With 189 member countries, staff from more 170 countries, and offices in over 130 locations, the World Bank Group is a unique global partnership: five institutions working for sustainable solutions that reduce poverty and build shared prosperity in developing countries. The World Bank Group works in every major area of development. We national statement of science investment a wide array of financial products and technical assistance, and we help countries share and apply innovative knowledge and solutions to the challenges they face.
We face big challenges to help the world’s poorest people and ensure that everyone sees benefits from economic growth. Data and research help us understand these challenges and set priorities, share knowledge of what works, and measure progress. Heads of state and business leaders have challenged the world to double the coverage of emissions subject to carbon pricing by 2020, and double it again within the next decade. In a packed room at COP22, attendees to the Carbon Pricing event “Driving Ambition and Action” witnessed significant announcements such as the newly minted High-level Economic Commission and New Zealand’s declaration to join CPLC along with success stories of climate leadership. To meet the climate challenge and deliver on the Paris Agreement the world needs innovation and forward thinking.
On September 21, technology, policy, entrepreneurship, and financing global leaders met to answer your questions. China, Japan and the Republic of Korea discuss the possibility of linking their emissions trading systems together to enhance regional cooperation on carbon markets in East Asia. Royal DSM has put a so-called internal price on carbon of EUR50 per ton of CO2e. So what does it mean to put a price on carbon, and why do many government and business leaders support it? There are several paths governments can take to price carbon, all leading to the same result. A price on carbon helps shift the burden for the damage back to those who are responsible for it, and who can reduce it. Instead of dictating who should reduce emissions where and how, a carbon price gives an economic signal and polluters decide for themselves whether to discontinue their polluting activity, reduce emissions, or continue polluting and pay for it.

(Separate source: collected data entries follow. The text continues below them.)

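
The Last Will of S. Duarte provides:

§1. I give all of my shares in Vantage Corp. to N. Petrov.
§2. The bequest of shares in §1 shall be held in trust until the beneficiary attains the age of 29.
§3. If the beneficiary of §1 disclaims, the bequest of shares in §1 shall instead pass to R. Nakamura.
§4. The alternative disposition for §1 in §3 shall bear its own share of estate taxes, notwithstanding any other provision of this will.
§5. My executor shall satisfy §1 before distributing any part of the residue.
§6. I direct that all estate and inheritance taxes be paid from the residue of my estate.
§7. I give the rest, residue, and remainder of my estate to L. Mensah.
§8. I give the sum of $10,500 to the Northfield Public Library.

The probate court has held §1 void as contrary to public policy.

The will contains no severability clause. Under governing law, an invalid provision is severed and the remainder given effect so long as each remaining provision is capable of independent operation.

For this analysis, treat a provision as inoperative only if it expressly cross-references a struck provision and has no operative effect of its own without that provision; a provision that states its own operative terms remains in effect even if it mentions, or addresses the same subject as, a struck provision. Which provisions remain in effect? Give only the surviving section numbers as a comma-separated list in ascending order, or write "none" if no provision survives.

6, 7, 8

§1 is struck. §2 operates only by reference to §1, so it falls with §1. §3 operates only by reference to §1, so it falls with §1. §5 has no operative effect of its own apart from §1 and is therefore inoperative. The only function of §4 is the tax charge on §3, so it cannot stand once §3 is removed. Under the stated default rule, only provisions that cannot operate independently fall away; the rest are enforced. The provisions still in force are §6, §7, and §8.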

In this way, the overall environmental goal is achieved in the most flexible and least-cost way to society. By creating supply and demand for emissions allowances, an ETS establishes a market price for greenhouse gas emissions. It is different from an ETS in that the emission reduction outcome of a carbon tax is not pre-defined but the carbon price is. The choice of the instrument will depend on national and economic circumstances. Greenhouse gas emissions can also be priced through payments for emission reductions. Some 40 countries and more than 20 cities, states and provinces already use carbon pricing mechanisms, with more planning to implement them in the future.
Together the carbon pricing schemes now in place cover about half their emissions, which translates to about 13 percent of annual global greenhouse gas emissions. The Coalition will collect the evidence base, benefiting from experience around the world in designing and using carbon pricing, and use this input to help inform successful carbon pricing policy development and use of carbon pricing in businesses. It will also deepen understanding of the business and economic case for carbon pricing. Learn more at the Carbon Pricing Leadership Coalition website. Today, the science is unequivocal: Humans have been driving global warming through the extensive burning of fossil fuels. We are already seeing changes in the climate that our current economies were built on. Fourteen of the 15 hottest years since record keeping began over 130 years ago have been since the turn of this century.